According to Sanders, HSE customers see an increased ROI in their first year due to the significant labor and operational cost savings, depending on the number of acres and frequency of applications.

Jim Fry, a sixth-generation farmer who recently learned about the use of agriculture drones in a pest management workshop, says he was convinced to transition from a tractor to a drone because of its benefits. Reduction in emissions, not having to run tractors and sprayers on fields, reduced compaction for crops that hurt crop growth and production and yields, and better efficiency when it comes to applying sprays when using drones are some of the advantages Fry pointed out. For some farmers, where a drone might replace a tractor, it means a reduction in costs from $500,000 for the tractor down to $150,000 or less for a drone that does the same thing—not to mention maintenance costs.

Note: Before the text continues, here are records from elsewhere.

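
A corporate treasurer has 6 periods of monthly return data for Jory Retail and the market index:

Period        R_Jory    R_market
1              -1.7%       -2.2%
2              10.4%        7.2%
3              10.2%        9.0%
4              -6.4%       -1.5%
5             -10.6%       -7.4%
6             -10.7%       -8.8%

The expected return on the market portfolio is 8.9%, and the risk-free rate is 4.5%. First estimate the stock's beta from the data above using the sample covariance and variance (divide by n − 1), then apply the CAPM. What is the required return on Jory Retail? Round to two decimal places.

Mean R_i = (-1.7 + 10.4 + 10.2 − 6.4 − 10.6 − 10.7) / 6 = -1.4667%
Mean R_m = (-2.2 + 7.2 + 9.0 − 1.5 − 7.4 − 8.8) / 6 = -0.6167%
Σ(R_i − R̄_i)(R_m − R̄_m) = 347.1933  ⇒  Cov = 347.1933 / 5 = 69.4387
Σ(R_m − R̄_m)² = 269.8483  ⇒  Var(R_m) = 269.8483 / 5 = 53.9697
β = Cov / Var(R_m) = 69.4387 / 53.9697 = 1.2866
MRP = 8.9% − 4.5% = 4.40%
E(R) = R_f + β × MRP = 4.5% + 1.2866 × 4.4% = 10.16%

10.16%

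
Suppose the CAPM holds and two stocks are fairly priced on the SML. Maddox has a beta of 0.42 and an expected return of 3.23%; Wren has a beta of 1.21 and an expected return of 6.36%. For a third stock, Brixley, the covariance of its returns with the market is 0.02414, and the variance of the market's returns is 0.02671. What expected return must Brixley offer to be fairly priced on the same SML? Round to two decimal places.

5.15%

MRP = (6.36% − 3.23%) / (1.21 − 0.42) = 3.9620%
R_f = 3.23% − 0.42 × 3.9620% = 1.5660%
β_Brixley = Cov / Var(R_m) = 0.02414 / 0.02671 = 0.9038
E(R_Brixley) = R_f + β × MRP = 1.5660% + 0.9038 × 3.9620% = 5.15%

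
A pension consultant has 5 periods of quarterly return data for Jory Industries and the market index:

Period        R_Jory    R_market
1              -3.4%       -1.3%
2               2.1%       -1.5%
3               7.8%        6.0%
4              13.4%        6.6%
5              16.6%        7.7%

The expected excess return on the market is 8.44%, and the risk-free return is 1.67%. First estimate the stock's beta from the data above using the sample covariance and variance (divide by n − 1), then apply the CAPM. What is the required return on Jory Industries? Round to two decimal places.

Mean R_i = (-3.4 + 2.1 + 7.8 + 13.4 + 16.6) / 5 = 7.3000%
Mean R_m = (-1.3 − 1.5 + 6.0 + 6.6 + 7.7) / 5 = 3.5000%
Σ(R_i − R̄_i)(R_m − R̄_m) = 136.5800  ⇒  Cov = 136.5800 / 4 = 34.1450
Σ(R_m − R̄_m)² = 81.5400  ⇒  Var(R_m) = 81.5400 / 4 = 20.3850
β = Cov / Var(R_m) = 34.1450 / 20.3850 = 1.6750
E(R) = R_f + β × MRP = 1.67% + 1.6750 × 8.44% = 15.81%

15.81%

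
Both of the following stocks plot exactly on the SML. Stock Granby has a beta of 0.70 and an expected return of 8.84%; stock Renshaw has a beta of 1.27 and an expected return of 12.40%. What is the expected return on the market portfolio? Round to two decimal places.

Both satisfy E(R) = R_f + β·MRP, so the slope of the SML is
MRP = (12.40% − 8.84%) / (1.27 − 0.70) = 3.56% / 0.57 = 6.2456%
R_f = E(R_Granby) − β_Granby·MRP = 8.84% − 0.70 × 6.2456% = 4.4681%
E(R_m) = R_f + MRP = 4.4681% + 6.2456% = 10.71%

10.71%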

As the world's second-largest rice exporter, Vietnam’s rice production is primarily supported by small-scale farmers with over 65% of households cultivating under 12 acres. As urbanization and the rising price of fertilizers keep up the pressure, Vietnamese farmers have had to cope with the lack of labor force and higher cost of production. Vietnam's agriculture employment numbers went from around 49% in 2010 to 36% in 2020, and the cost of hiring workers went up 40% when compared to four years ago. Le Thanh Nguyen, a 62-year-old Vietnamese farmer, was no exception to this reality until 2021 when he was introduced to drone technology. By using a XAG-manufactured drone for crop spraying, fertilization, and direct seeding, Nguyen was able to “ease the burden and greatly improve the efficiency.”

“In the past, I had to pay four workers to carry and spread 1 ton of fertilizers on my field from 6 a.m. to 2 p.m., and they were exhausted,” he said. “Also, the drone has the benefits of large-volume, uniform distribution, and high spray penetration, which can help me with better pest control and nutrition management. When feeding nutrients to the rice seeds sown, 100% absorption is achieved by drone spraying whereas only 6 or 7 seeds out of 10 can take in the nutrition if spraying manually.”

Additionally, Nguyen claims he only needs 120kg of seeds to sow 3 acres of rice field by drone, whereas manually he would need 150-200kg to reach the same estimated output. “Spreading by hand or using a traditional sowing machine is likely to result in crop damage and waste of seeds, leading to a yield loss as well as profits,” Nguyen added. “By using the XAG agricultural drone for aerial seeding, such a situation is improved dramatically.”

Bottom line, adopting drone technology for agriculture doesn’t automatically guarantee an increase in ROI, especially if there’s no prior understanding of how a drone might help you reach your goals. Just like Bob Recker said in the Precision Farming Dealer article, “If you aren’t willing to go out, get dirty, and figure out what’s going on, don’t bother. Information that you don’t act on is worthless, it’s just wall art.”